Way cool. And it is this brand-new therapy that has me free of visible signs of cancer in my CT scans, also with normal levels of Cancer Embryonic Antigen (CEA – a measure of how your body is reacting to new cancer cells, and therefore a measure of how much cancer there is in your body). Without this brand new advance we would be playing a game of “let’s see how long chemo can keep Craig alive.” I am ever so grateful for the researchers who are inventing new therapies. I’m also a bit lucky: I have a relatively common cancer – one that is actually increasing in incidence. There is a lot of money for the pharmas in finding new cures for colon cancer – as opposed to some other very rare cancers or other rare and fatal diseases. This situation also shows how silly the statement “let’s find a cure for cancer” really is. The drug combination that is keeping me in such fine fiddle is prescribed now for people with recurrent cancer, three specific drug alleles, and a specific range of DNA mutation rates.
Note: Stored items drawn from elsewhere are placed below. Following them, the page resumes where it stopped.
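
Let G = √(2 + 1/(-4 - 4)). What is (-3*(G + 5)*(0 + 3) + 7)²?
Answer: 12767/8 + 171*√30 ≈ 2532.5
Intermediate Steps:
G = √30/4 (G = √(2 + 1/(-8)) = √(2 - ⅛) = √(15/8) = √30/4 ≈ 1.3693)
(-3*(G + 5)*(0 + 3) + 7)² = (-3*(√30/4 + 5)*(0 + 3) + 7)² = (-3*(5 + √30/4)*3 + 7)² = (-3*(15 + 3*√30/4) + 7)² = ((-45 - 9*√30/4) + 7)² = (-38 - 9*√30/4)²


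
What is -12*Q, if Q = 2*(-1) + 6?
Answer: -48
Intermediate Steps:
Q = 4 (Q = -2 + 6 = 4)
-12*Q = -12*4 = -48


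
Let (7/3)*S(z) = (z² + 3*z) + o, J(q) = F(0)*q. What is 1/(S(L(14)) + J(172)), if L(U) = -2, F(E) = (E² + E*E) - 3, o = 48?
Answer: -7/3474 ≈ -0.0020150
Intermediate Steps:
F(E) = -3 + 2*E² (F(E) = (E² + E²) - 3 = 2*E² - 3 = -3 + 2*E²)
J(q) = -3*q (J(q) = (-3 + 2*0²)*q = (-3 + 2*0)*q = (-3 + 0)*q = -3*q)
S(z) = 144/7 + 3*z²/7 + 9*z/7 (S(z) = 3*((z² + 3*z) + 48)/7 = 3*(48 + z² + 3*z)/7 = 144/7 + 3*z²/7 + 9*z/7)
1/(S(L(14)) + J(172)) = 1/((144/7 + (3/7)*(-2)² + (9/7)*(-2)) - 3*172) = 1/((144/7 + (3/7)*4 - 18/7) - 516) = 1/((144/7 + 12/7 - 18/7) - 516) = 1/(138/7 - 516) = 1/(-3474/7) = -7/3474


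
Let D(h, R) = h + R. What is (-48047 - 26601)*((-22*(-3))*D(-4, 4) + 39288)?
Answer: -2932770624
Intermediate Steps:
D(h, R) = R + h
(-48047 - 26601)*((-22*(-3))*D(-4, 4) + 39288) = (-48047 - 26601)*((-22*(-3))*(4 - 4) + 39288) = -74648*(66*0 + 39288) = -74648*(0 + 39288) = -74648*39288 = -2932770624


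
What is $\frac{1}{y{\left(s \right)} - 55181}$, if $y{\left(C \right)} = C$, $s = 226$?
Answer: $- \frac{1}{54955} \approx -1.8197 \cdot 10^{-5}$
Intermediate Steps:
$\frac{1}{y{\left(s \right)} - 55181} = \frac{1}{226 - 55181} = \frac{1}{-54955} = - \frac{1}{54955}$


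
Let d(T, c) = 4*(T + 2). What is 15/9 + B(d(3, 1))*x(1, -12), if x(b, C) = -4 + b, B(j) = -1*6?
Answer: 59/3 ≈ 19.667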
Cancer is a category of diseases, and curing all – or even many – cancers will take hundreds or thousands of different approaches. But for now, Marion and I are glad that there is a treatment that seems to help me, while cognizant that many other people are not so lucky. Thanks to all cancer researchers and health care professionals treating people with cancer. You are keeping me, and many others, alive and enjoying life.